A little about Nordic Pharma:
Nordic Pharma is a mid-size privately-owned international pharmaceutical company which focuses on the development and commercialization of niche hospital and orphan products to address unmet medical needs. Nordic Pharma’s expertise relies on the development and sales of its own products, but also on partner products acquired at various stages of development. Today, Nordic Pharma has a range of highly specialized proprietary and inlicensed products in the following therapeutic areas: Rheumatology, Women’s Health and Critical Care (Anaesthesia, Haematology, Oncology).
Nordic Pharma’s values of Commitment, Ambition, Respect, Reliability, Integrity and Agility describe our culture and standards and guide us in our way of working.
JOB TITLE: Regulatory Affairs Associate
DEPARTMENT: Corporate Regulatory Affairs Department
REPORTING TO: Regulatory Affairs Manager
DIRECT REPORTS (IF ANY): n/a
LOCATION: Hoofddorp, the Netherlands
General summary of role:
This is an exciting opportunity for a Regulatory Affairs Associate to join an international company with a presence in 20 countries and modern office in Hoofddorp.
You will be joining a tight-knit team of 7 employees based in France and the Netherlands. The Corporate Regulatory Affairs Department is in charge of a portfolio of 188 drug marketing authorizations (products registered in more than 28 European countries via centralized MRP, DCP and international procedure) and is recruiting a Regulatory Affairs Associate.
The Regulatory Affairs Associate will work in close cooperation with a Regulatory Affairs Manager to support in various activities required for the management of these drug marketing authorizations.

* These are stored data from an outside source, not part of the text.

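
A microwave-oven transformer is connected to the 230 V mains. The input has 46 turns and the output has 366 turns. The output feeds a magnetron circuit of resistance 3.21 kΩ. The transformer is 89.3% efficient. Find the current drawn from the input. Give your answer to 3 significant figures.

I_in ≈ 5.08 A

V_out = 230 × 366/46 = 1830.0 V.
I_out = V_out/R = 1830.0/3210 = 0.57009 A.
P_out = V_out I_out = 1830.0 × 0.57009 = 1043.3 W.
P_in = P_out/η = 1043.3/0.893 = 1168.3 W.
I_in = P_in/V_in = 1168.3/230 = 5.08 A.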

This opportunity would suit to a university graduated in pharmaceutical or medical science, a fluent English speaker, having rigorous skills and with a strong appetence in regulatory matters and in solving issues.
This position is already open and will be based in The Netherlands.
Nordic Pharma will consider candidates currently based in the EU, however candidates without an EU work permit will not be considered (if this applies to your region).
Essential responsibilities and tasks:
Under the supervision of a Regulatory Affairs Manager in charge of several therapeutic areas, you will ensure the following actions for several marketing authorizations (MA) registered in Centralised Procedure, Decentralised Procedure and National Procedures:
- Preparation of content, eTCD sequences publishing, submission, monitoring of MA related dossiers and maintenance of these dossiers for EU and outside EU (variations, PSURs, renewals, answers to questions and requests from supervisory authorities) in order to ensure compliance with regulatory expectations and strategy defined by the company,
- Management of regulatory change control,
- Compilation of the IMPD for clinical dossiers,
- Update of the common annexes (SmPC, patient leaflet and labelling) and the corresponding mock-ups of drugs and medical devices and their adequate dispatch,
- Check the compliance of corporate promotional materials (internal documents, website…),
- Participate in the creation, update and review of regulatory training,
- Participate in the European regulatory intelligence for health products (drugs, medical devices and in vitro diagnostic medical devices),
Participate in the creation, updating and revision of regulatory standard operating procedures.
Qualifications, experience and skills required:
Studies: Bachelor in pharmaceutical sciences or medical sciences.
Experience: previous experience in regulatory affairs (an added value for the position). A good knowledge of MAs files and medical products registration procedures will be appreciated.
Competences: rigorous, dedicated, autonomous, enjoy facing and solving issues, good relational skills, enjoy working within an international oriented team.
Skill: fluent in professional English (both spoken and written), French/Dutch is optional.